Hindoe-nationalisme bestaat al sinds het eind van de negentiende eeuw. Mahatma Gandhi werd bijvoorbeeld in 1948 vermoord door een extremistische hindoe-nationalist. Maar de ideologie heeft een enorme doorstart beleefd sinds Narendra Modi en diens Bharatiya Janata-partij in 2014 in India aan de macht kwamen. In de commerciële cinema van Bollywood zie je dat vooral terug in historische propagandafilms vol wapperende vlaggen en moslims als schurken. De kleine filmhuisfilm Nasir is echter een veel interessantere bespiegeling op het effect van hindoe-nationalisme in het dagelijks leven in India, specifiek in de zuidelijke deelstaat Tamil Nadu.
Regisseur Arun Karthick kiest ervoor dat effect niet uit te leggen via dialoog, maar een van de gevaarlijkere elementen van hindoe-nationalisme voelbaar te maken. Specifiek hoe propaganda die in India door regeringspartij BJP en aanverwanten tot plotselinge erupties van geweld kan leiden. Vooral uitgevoerd door extremisten, die bepaalde beweringen over niet-hindoes als zoete koek slikken, en dan zelf beslissen de volgende logische stap te zetten. Karthick laat de kijker in Nasir dat voelen vanuit het perspectief van een gewone, werkende moslim die in Coimbatore in Tamil Nadu woont. Hij moet zich de propaganda dagelijks laten welgevallen, en wordt uiteindelijk het slachtoffer van dat geweld.

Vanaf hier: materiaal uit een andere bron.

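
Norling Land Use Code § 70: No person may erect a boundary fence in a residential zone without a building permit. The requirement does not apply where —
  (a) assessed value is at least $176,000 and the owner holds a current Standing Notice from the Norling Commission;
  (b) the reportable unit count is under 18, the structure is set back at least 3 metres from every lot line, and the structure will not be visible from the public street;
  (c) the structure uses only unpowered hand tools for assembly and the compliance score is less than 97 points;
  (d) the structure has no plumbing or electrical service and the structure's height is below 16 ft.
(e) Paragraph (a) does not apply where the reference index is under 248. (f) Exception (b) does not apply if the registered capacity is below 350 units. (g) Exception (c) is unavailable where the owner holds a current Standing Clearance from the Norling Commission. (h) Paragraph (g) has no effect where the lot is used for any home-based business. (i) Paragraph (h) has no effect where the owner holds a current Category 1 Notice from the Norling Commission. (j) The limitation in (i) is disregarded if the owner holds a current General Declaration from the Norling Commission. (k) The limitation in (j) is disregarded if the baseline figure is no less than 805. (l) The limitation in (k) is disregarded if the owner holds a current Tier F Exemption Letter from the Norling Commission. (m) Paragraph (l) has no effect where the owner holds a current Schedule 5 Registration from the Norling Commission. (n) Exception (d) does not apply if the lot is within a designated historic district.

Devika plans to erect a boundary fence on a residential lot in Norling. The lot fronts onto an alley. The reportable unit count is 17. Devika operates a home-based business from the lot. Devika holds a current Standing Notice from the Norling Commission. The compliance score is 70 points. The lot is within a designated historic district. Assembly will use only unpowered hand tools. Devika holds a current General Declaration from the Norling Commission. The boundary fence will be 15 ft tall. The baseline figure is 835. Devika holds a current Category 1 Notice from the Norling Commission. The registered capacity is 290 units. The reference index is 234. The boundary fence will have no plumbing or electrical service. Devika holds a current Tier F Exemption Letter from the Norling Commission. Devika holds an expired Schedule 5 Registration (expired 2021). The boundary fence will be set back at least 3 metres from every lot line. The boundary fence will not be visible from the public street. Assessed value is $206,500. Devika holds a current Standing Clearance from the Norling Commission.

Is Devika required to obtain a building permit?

No — exception (c) applies; Devika does not need a building permit.

Exception (a)'s conditions are all satisfied: assessed value is $206,500, meeting the $176,000 threshold; a current Standing Notice is held. Turning to paragraph (e): (e) is triggered — the reference index is 234, under the 248 limit. (a) is therefore removed.
Exception (b) is satisfied on its face — the reportable unit count is 17, under the 18 limit; the setback is at least 3 m on every side; the structure will not be visible from the street. Turning to paragraph (f): (f) operates against (b): the registered capacity is 290 units, below the 350 units limit. Exception (b) does not apply.
All of (c)'s requirements are met (assembly uses only hand tools; the compliance score is 70 points, less than the 97 points limit). Under paragraphs (g)–(m): (g) would limit (c) — a current Standing Clearance is held — but (h) sets (g) aside: (h) operates against (g): a home-based business operates on the lot. (i) would limit (h) — a current Category 1 Notice is held — but (j) sets (i) aside: (j) applies — a current General Declaration is held. (k) operates (the baseline figure is 835, meeting the 805 threshold), but yields to (l): (l) applies — a current Tier F Exemption Letter is held. (m) does not operate here (no current Schedule 5 Registration is held), so (l) stands. Exception (c) stands.
All of (d)'s requirements are met (there is no plumbing or electrical service; the structure's height is 15 ft, below the 16 ft limit). Turning to paragraph (n): (n) operates against (d): the lot is in a historic district. Exception (d) does not apply.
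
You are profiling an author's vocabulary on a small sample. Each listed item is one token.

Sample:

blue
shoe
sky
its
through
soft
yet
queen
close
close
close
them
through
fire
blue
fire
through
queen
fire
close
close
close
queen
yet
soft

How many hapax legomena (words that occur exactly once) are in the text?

Frequencies: close:6, through:3, queen:3, fire:3, blue:2, soft:2, yet:2, shoe:1, sky:1, its:1, them:1
Hapax (freq=1): its, shoe, sky, them

4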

Na zijn abstractere debuut The Strange Case of Shiva is Nasir als tweede film een grote sprong voorwaarts voor Karthick, zowel qua vorm als inhoud. Daar kunnen we later ook nog veel bijzonders van verwachten. De filmmaker, zelf ook afkomstig uit Coimbatore, Tamil Nadu, baseerde zich voor zijn film op een kort verhaal van Dilip Kumar, 'The Story of a Clerk', dat zich tegen de achtergrond van religieuze rellen afspeelt.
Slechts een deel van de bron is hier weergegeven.